As a studied sculptor, have you used any aspects of minimalism in your art?

Yes, nowadays. When I began in 1985 I was 19 years old and it was important for me to see what happens if you have a feature and it was nice to do a lot and it was nice to make exhibitions with a lot of things, it was nice to work with shapes and wood. In the last period of my sculptor studies in the middle of 90´s I made a trip to Easter Island. I wanted to see big sculptures called Moai but when I was there it was more important to be there (in the present moment), to walk around the landscape, to feel the distance (Easter Island is around 2 000 km away from another land). The Moais were important but to be there, seeing the coast and the mountains formed the beginning of my minimalistic way of living.

Personal questions:

What would you recommend visiting in Berlin?

Go and have a look in front of the Altes Museum. There you will find the world largest granite bowl in the whole world made out of a single granite boulder. It was made byt a royal builder and stonemason Cristian Gottlieb Cantian and it took him 7 years to build it. It´s made out of natural stone from the area of Brandenburg. I think nowadays nobody would dare to take such a large nice stone and make some small thing out of it. More than 100 people had to work on it, they made the river deeper, they had to take large ships to take the stone material to Berlin and to give it the last work in Berlin. I would say it´s kind of a crime on nature. It was called the "Biedermeier wonder of the world". Now people have a lot of work to hold it in form due to the changing weather seasons.

When did you last sing to yourself?
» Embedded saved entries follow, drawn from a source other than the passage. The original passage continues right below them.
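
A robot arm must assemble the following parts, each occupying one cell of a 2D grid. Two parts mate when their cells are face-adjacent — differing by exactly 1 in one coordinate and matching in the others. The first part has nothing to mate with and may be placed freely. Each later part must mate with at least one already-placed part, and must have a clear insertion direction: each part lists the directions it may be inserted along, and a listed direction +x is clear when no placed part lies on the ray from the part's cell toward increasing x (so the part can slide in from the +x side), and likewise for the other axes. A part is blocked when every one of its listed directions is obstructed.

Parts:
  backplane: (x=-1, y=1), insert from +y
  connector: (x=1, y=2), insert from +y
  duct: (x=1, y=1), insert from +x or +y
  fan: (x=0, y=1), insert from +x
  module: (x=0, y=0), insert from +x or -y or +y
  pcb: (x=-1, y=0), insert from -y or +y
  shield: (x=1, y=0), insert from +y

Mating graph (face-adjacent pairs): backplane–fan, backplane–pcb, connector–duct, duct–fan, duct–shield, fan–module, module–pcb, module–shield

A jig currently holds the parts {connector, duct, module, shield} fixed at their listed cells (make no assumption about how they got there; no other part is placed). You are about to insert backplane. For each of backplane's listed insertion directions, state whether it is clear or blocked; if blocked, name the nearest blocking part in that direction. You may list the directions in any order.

+y: ray from backplane(-1, 1) has no placed part ⇒ clear

+y: clear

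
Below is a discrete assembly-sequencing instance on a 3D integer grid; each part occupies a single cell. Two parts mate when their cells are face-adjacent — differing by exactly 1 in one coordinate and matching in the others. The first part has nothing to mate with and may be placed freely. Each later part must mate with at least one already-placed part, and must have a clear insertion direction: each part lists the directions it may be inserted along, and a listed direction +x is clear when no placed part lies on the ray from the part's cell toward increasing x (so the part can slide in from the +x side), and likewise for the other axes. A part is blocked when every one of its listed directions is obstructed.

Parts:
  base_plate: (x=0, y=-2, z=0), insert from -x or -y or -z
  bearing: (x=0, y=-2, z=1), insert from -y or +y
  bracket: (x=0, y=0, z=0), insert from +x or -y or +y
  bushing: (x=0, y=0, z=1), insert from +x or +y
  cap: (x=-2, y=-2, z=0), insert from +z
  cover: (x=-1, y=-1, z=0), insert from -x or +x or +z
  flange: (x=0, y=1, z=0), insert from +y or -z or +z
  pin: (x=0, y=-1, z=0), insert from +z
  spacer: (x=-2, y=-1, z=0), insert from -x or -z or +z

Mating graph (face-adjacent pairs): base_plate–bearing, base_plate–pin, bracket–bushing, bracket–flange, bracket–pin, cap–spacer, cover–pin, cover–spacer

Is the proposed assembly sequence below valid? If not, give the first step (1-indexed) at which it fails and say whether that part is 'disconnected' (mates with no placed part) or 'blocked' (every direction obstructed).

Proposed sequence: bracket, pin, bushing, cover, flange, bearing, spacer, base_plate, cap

1. bracket@(0, 0, 0) [+x clear] — {bracket}
2. pin@(0, -1, 0) [+z clear] — {bracket, pin}
3. bushing@(0, 0, 1) [+x clear] — {bracket, bushing, pin}
4. cover@(-1, -1, 0) [-x clear] — {bracket, bushing, cover, pin}
5. flange@(0, 1, 0) [+y clear] — {bracket, bushing, cover, flange, pin}
6. bearing@(0, -2, 1) — no placed neighbour ⇒ disconnected

Invalid at step 6 (disconnected)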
To someone else?

Some days ago, I was singing a GDR song.

Which materialistic item would you carry out of your house if it was on a fire? One thing. (All of the people and pets are saved already).

Overall. To have some clothing later.

Are you planning on getting a smartphone. If not, why not?

I want to wait with getting a smartphone. Lately I bought a new battery for my old camera to take good photos at least, because that is what I miss in not having a smartphone.

What do you listen to these days?

I listen to the music of the 60´s. The Walker brothers is my latest discovery. (recommended by the interviewer!)

What do you want to bring to this world?

Walking. I would be happy if I would be able to bring more walking to my community. People could use the time when they are speaking to each other in closed spaces to go for a walk and talk there. This year I decided to incorporate walking in my upcoming exhibition (if Corona won´t stop me). I´m thinking of creating a walking group in KMH.